Camfoot.com : Revenons chez les lions, comment vous avez perçu le passage de brassard entre Sam et Rigo ?
Roger Milla: Le passage de brassard ne doit pas créer une polémique inutile. Le brassard pour moi, c’est tout simplement parce qu’on désigne quelqu’un pour passer une information, qui part parler pour une équipe devant l’arbitre ou les autorités administratives. Le brassard ne doit pas être là pour commander les autres joueurs. On a eu des grands joueurs qui ont eu ou refusé des brassards dans cette équipe. Si Sam a pris le brassard, qu’il montre que c’est lui le patron en ramenant les victoires comme les autres l’on fait. Il doit bien jouer et que lui-même emmène la discipline dans cette équipe.
Camfoot.com : Imaginez qu’on vous enlève votre numéro 9 fétiche pour le donner un autre. Est-ce que vous allez bien gérer cela ?

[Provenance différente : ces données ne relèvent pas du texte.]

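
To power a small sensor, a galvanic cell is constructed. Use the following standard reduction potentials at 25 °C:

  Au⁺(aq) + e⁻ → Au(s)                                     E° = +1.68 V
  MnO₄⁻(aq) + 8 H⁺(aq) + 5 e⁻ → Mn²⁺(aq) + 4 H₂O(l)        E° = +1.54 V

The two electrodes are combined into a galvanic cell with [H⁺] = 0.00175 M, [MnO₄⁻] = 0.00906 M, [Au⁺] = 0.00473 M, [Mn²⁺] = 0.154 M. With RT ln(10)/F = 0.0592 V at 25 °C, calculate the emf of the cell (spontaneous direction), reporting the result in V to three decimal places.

Au⁺/Au is the cathode (higher E°), MnO₄⁻/Mn²⁺ the anode: E°cell = +1.68 − (+1.54) = +0.14 V, n = 5.
Overall: 5 Au⁺(aq) + Mn²⁺(aq) + 4 H₂O(l) → 5 Au(s) + MnO₄⁻(aq) + 8 H⁺(aq)
Q = [MnO₄⁻]·[H⁺]^8 / ([Au⁺]^5·[Mn²⁺]); log Q = -11.660.
E = E° − (0.0592/n) log Q = +0.14 − (0.0592/5)(-11.660) = +0.278 V.

+0.278 V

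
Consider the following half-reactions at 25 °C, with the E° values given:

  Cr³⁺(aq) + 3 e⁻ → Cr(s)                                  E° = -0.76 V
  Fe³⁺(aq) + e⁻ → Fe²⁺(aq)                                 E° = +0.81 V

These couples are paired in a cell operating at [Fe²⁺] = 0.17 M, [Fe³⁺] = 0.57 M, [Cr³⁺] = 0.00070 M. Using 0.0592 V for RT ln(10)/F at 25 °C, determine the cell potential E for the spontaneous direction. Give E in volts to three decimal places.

+1.663 V

Fe³⁺/Fe²⁺ is the cathode (higher E°), Cr³⁺/Cr the anode: E°cell = +0.81 − (-0.76) = +1.57 V, n = 3.
Overall: 3 Fe³⁺(aq) + Cr(s) → 3 Fe²⁺(aq) + Cr³⁺(aq)
Q = [Fe²⁺]^3·[Cr³⁺] / ([Fe³⁺]^3); log Q = -4.731.
E = E° − (0.0592/n) log Q = +1.57 − (0.0592/3)(-4.731) = +1.663 V.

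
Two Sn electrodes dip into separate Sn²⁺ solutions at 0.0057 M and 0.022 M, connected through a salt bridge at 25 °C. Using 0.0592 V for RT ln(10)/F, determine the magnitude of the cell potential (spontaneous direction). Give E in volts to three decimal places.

For a concentration cell E°cell = 0. The 0.022 M side is the cathode (reduction is favoured where [Sn²⁺] is higher).
With n = 2, E = −(0.0592/2) log([Sn²⁺]ₐₙ/[Sn²⁺]꜀ₐₜ) = −(0.0592/2) log(0.0057/0.022) = −(0.0592/2)(-0.587) = +0.017 V.

+0.017 V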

Roger Milla: Pourquoi ne devrais je pas ? Ce n’est qu’un numéro comme le brassard n’est qu’une étoffe de tissus qui vous donne le statut de porte parole. L’entraîneur avait ses raisons pour donner le brassard a Eto’o, pour un changement je ne sais pas de quoi. Mais, je vais vous préciser que ce n’est pas l’entraîneur qui donne le brassard a un joueur dans cette équipe nationale, mais le ministre si Paul l’a fait, ce qu’il avait l’aval du ministre. Rigo a porté ce brassard pendant dix ans, il a prouvé avec au moins deux CAN, que Samuel Eto’o prouve aussi. Pour le bonheur du Cameroun.

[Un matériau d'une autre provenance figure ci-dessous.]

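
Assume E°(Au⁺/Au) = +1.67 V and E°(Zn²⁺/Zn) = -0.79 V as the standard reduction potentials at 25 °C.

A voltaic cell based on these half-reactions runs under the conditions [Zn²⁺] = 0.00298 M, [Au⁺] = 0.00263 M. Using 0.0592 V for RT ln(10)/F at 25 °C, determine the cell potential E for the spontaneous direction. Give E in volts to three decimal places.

Au⁺/Au is the cathode (higher E°), Zn²⁺/Zn the anode: E°cell = +1.67 − (-0.79) = +2.46 V, n = 2.
Overall: 2 Au⁺(aq) + Zn(s) → 2 Au(s) + Zn²⁺(aq)
Q = [Zn²⁺] / ([Au⁺]^2); log Q = 2.634.
E = E° − (0.0592/n) log Q = +2.46 − (0.0592/2)(2.634) = +2.382 V.

+2.382 V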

Camfoot.com : A l’époque on parlait du « 1984 », étiez-vous au courant ?
Roger Milla: Moi ce ne m’intéresse pas. C’est n’importe quoi. Les gens n’ont pas voulu être logiques et dire la vérité. Quand on a une situation qui va mal dans une équipe, il faut percer l’abcès. Les gens avaient peur de dire que c’est Samuel Eto’o qui mettait le désordre dans cette équipe ? Vous parlez du 1984, moi je ne voyais pas Njitap, Song ou Kameni prendre le dessus sur Samuel. C’était Samuel le problème, il faut dire la vérité pour qu’on fasse table rase dessus.
Camfoot.com : Mais qu’est ce qui a donc changé ?
Roger Milla: Il a fallu que je frappe du poing sur la table, pour qu’on change le staff qui était là, pour que les choses changent. Pourquoi vous les journalistes, vous ne pouvez pas dire cela ? Si on n’avait pas dégagé Otto Pfister, les gars allaient continuer à faire du désordre. Il faut être objectif.
Camfoot.com : Mais vous n’avez pas l’impression que cette déclaration peut déstabiliser l’équipe ?
Roger Milla: Il faut dire la verité, les camerounais veulent l’entendre. Pour l’équipe nationale, il ne faut pas s’amuser avec. Si tu as quelque chose pour faire avancer l’équipe, il faut le dire. C’est pour le bien de l’équipe nationale du Cameroun et non pour Roger Milla. Si on veut aller loin, on doit se dire les vérités en face.
Camfoot.com : Qu’est ce que vous répondez à ceux qui disent que vous les « vieux lions » vous gênez ?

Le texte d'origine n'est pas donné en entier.